Key 2 - General Headset Configuration

This is an integer-type value, where specific bits can be set to change some high-level behavior of the headset.

Bit Description
1 Warehouse mode all modes on. If this is set then all Warehouse modes are enabled and it disregards configuration key 3
14 Reserved
15 Disabled Proximity sensor (B550 only)

Key 3 - Warehouse Features

This is an integer-type value, where specific bits can be set to change different features that may be useful in a warehouse usage scenario.

Bit Description
0 Overrides the friendly name to have the last 4 digits of the Bluetooth mac address added
1 Enables the pairing list to be cleared every time the headset is put into pair mode
2 Disables the 'Cancel' or 'End Call' function of the MFB
3 Disables the 'Establish SLC' event when the MFB is pressed
4 Disables the 'Answer' event when the MFB is pressed

Other Parrott Button Functions

After the application has received the onValuesRead callback, the application can query the current state of the Parrott Button configuration.

getAppKey

The current App Key for the headset (if the headset is in BPButtonModeApp), as a String. If the headset is currently in SDK mode, this will return "sdk". This can be set by an application, and then later queried to check if another app has configured the Parrott Button (and then possibly ignore button events).

getAppName

The current App Name for the headset (if the headset is in BPButtonModeApp), as a String. If the headset is currently in SDK mode, this will return "SDK" unless the app has set the App Name to something different.

getSpeedDialNumber

The number that will be dialed by the headset when the Parrott Button is pressed, if the headset is in BPButtonModeSpeedDial, as a String.

valuesRead()

Indicates whether the SDK has finished retrieving all values from the headset. After the app receives the onConnect() event, this will be FALSE. After the onValuesRead() event, this will return TRUE.

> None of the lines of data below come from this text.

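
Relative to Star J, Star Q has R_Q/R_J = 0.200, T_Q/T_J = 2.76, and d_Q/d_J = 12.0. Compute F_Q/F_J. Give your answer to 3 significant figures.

0.0161

L_Q/L_J = (R_Q/R_J)²(T_Q/T_J)⁴ = (0.200)² × (2.76)⁴ = 2.321.
F_Q/F_J = (L_Q/L_J)/(d_Q/d_J)² = 2.321 / (12.0)² = 0.01612.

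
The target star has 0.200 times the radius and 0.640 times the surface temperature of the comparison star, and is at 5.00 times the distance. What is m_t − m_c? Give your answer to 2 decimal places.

L_t/L_c = (0.200)²(0.640)⁴ = 0.006711.
F_t/F_c = (L_t/L_c)/(d_t/d_c)² = 0.006711/25.00 = 2.684×10^-4.
m_t − m_c = −2.5 log₁₀(2.684×10^-4) = 8.93.

8.93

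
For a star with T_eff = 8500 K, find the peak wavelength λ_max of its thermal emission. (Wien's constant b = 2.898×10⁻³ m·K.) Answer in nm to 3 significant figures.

341 nm

λ_max = b/T = 2.898×10⁻³ / 8500 = 3.41×10^-7 m = 340.9 nm.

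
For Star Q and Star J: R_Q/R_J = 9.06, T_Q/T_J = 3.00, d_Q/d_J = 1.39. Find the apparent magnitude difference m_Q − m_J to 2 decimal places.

L_Q/L_J = (9.06)²(3.00)⁴ = 6649.
F_Q/F_J = (L_Q/L_J)/(d_Q/d_J)² = 6649/1.932 = 3441.
m_Q − m_J = −2.5 log₁₀(3441) = -8.84.

-8.84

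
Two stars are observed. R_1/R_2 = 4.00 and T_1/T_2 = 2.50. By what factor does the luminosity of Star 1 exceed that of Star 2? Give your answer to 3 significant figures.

From the Stefan–Boltzmann law, L ∝ R²T⁴, so
L_1/L_2 = (R_1/R_2)² (T_1/T_2)⁴ = (4.00)² × (2.50)⁴ = 16.00 × 39.06 = 625.0.

625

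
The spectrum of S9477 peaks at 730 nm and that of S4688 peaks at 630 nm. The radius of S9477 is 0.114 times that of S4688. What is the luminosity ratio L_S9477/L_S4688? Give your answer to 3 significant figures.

0.00721

Wien's law gives T ∝ 1/λ_max, so T_S9477/T_S4688 = λ_S4688/λ_S9477 = 630/730 = 0.8630.
Then L ∝ R²T⁴ gives L_S9477/L_S4688 = (0.114)² × (0.8630)⁴ = 0.01300 × 0.5547 = 0.007209.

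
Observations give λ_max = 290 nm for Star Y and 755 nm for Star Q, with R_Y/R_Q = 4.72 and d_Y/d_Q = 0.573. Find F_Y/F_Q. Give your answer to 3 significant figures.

3.12×10^3

Wien's law: T_Y/T_Q = λ_Q/λ_Y = 755/290 = 2.603.
L_Y/L_Q = (R_Y/R_Q)²(T_Y/T_Q)⁴ = (4.72)²(2.603)⁴ = 1023.
F_Y/F_Q = (L_Y/L_Q)/(d_Y/d_Q)² = 1023/(0.573)² = 3117.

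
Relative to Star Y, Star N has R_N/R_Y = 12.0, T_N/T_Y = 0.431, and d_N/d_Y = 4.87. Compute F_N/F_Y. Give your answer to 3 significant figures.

L_N/L_Y = (R_N/R_Y)²(T_N/T_Y)⁴ = (12.0)² × (0.431)⁴ = 4.969.
F_N/F_Y = (L_N/L_Y)/(d_N/d_Y)² = 4.969 / (4.87)² = 0.2095.

0.210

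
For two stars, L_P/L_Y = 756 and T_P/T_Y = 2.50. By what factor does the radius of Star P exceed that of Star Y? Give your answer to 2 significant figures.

4.4

L ∝ R²T⁴ gives R ∝ √L / T², so
R_P/R_Y = √(756) / (2.50)² = 27.50 / 6.250 = 4.399.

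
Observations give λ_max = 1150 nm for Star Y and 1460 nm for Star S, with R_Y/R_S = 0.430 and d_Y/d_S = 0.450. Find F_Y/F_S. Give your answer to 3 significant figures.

Wien's law: T_Y/T_S = λ_S/λ_Y = 1460/1150 = 1.270.
L_Y/L_S = (R_Y/R_S)²(T_Y/T_S)⁴ = (0.430)²(1.270)⁴ = 0.4803.
F_Y/F_S = (L_Y/L_S)/(d_Y/d_S)² = 0.4803/(0.450)² = 2.372.

2.37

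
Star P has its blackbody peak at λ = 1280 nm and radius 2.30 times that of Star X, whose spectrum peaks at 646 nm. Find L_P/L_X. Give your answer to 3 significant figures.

Wien's law gives T ∝ 1/λ_max, so T_P/T_X = λ_X/λ_P = 646/1280 = 0.5047.
Then L ∝ R²T⁴ gives L_P/L_X = (2.30)² × (0.5047)⁴ = 5.290 × 0.06488 = 0.3432.

0.343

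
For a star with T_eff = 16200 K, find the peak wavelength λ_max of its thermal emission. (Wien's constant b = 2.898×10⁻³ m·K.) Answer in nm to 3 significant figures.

λ_max = b/T = 2.898×10⁻³ / 16200 = 1.79×10^-7 m = 178.9 nm.

179 nm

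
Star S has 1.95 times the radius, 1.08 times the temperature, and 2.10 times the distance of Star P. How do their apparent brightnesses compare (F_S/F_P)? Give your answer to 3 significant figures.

L_S/L_P = (R_S/R_P)²(T_S/T_P)⁴ = (1.95)² × (1.08)⁴ = 5.173.
F_S/F_P = (L_S/L_P)/(d_S/d_P)² = 5.173 / (2.10)² = 1.173.

1.17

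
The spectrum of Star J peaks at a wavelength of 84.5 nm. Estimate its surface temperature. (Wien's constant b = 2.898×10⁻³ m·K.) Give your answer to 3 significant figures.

T = b/λ_max = 2.898×10⁻³ / (84.5×10⁻⁹) = 3.430×10^4 K.

3.43×10^4 K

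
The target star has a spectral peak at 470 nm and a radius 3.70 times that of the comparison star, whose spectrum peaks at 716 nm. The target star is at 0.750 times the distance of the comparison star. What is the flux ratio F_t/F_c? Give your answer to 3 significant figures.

131

Wien's law: T_t/T_c = λ_c/λ_t = 716/470 = 1.523.
L_t/L_c = (R_t/R_c)²(T_t/T_c)⁴ = (3.70)²(1.523)⁴ = 73.73.
F_t/F_c = (L_t/L_c)/(d_t/d_c)² = 73.73/(0.750)² = 131.1.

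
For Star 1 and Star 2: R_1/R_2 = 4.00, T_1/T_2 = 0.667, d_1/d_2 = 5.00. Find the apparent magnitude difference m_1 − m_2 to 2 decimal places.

2.24

L_1/L_2 = (4.00)²(0.667)⁴ = 3.167.
F_1/F_2 = (L_1/L_2)/(d_1/d_2)² = 3.167/25.00 = 0.1267.
m_1 − m_2 = −2.5 log₁₀(0.1267) = 2.24.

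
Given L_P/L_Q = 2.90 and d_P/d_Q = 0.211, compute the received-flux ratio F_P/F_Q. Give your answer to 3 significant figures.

F = L/(4πd²), so F_P/F_Q = (L_P/L_Q) / (d_P/d_Q)²
= 2.90 / (0.211)² = 2.90 / 0.04452 = 65.14.

65.1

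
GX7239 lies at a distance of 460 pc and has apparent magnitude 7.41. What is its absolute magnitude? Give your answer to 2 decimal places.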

The SDK can also be used to set the mode of the headset, which can change the behavior of the BlueParrott Button or potentially change the headset function (e.g. using a Custom Mode could change whether the headset resets its pairing list on being connected to a power source).

Some of the methods that can affect the mode of the Parrott Button or headset are described below:

setAppMode

Signature:

setAppMode(String appKey, String appName, String partnerAppPackageName)

Description:

This sets the headset into App Mode with the given App ID and App Name.

Callbacks:

Results in a call to onModeUpdate() or onModeUpdateFailure()

setSpeedDialMode

Signature:

setSpeedDialMode(String phoneNumber)

Description:

This sets the headset into a Speed Dial mode with the given number.

Callbacks:

Results in a call to onModeUpdate() or onModeUpdateFailure()

Simple Sample Application

The Android SDK 'BlueParrottSDKDemo' Application is a sample of a simple integration, allowing the developer to get up and running quickly while using the BlueParrott SDK.

The BPSDKSample application runs in the foreground only. It allows you to connect to and disconnect from the Parrott Button. You may enable and disable the SDK Mode on the Parrott Button. When the SDK is enabled the app gives feedback on the presses of the Parrott Button through the log and UI.

This simple demo includes the following features:

  • Displays the version of the SDK being used in the app
  • Connects to headset Parrott Button
  • Enables BlueParrott SDK mode
  • Utilises BlueParrott listener recognising the Parrott Button clicks
  • Recognises and logs Proximity events
  • Disables BlueParrott SDK mode
  • Disconnects from the headset Parrott Button
  • Allows reading and setting of Enterprise config values

Below is a sample screen from the application:

BlueParrot SDK Demo

Additional Sample Applications

The SDK package also includes demo app 'BlueParrottSDKConnectSample' which gives an example template for how to maintain a connection to the headset SDK in a Service, in order to support background event handling.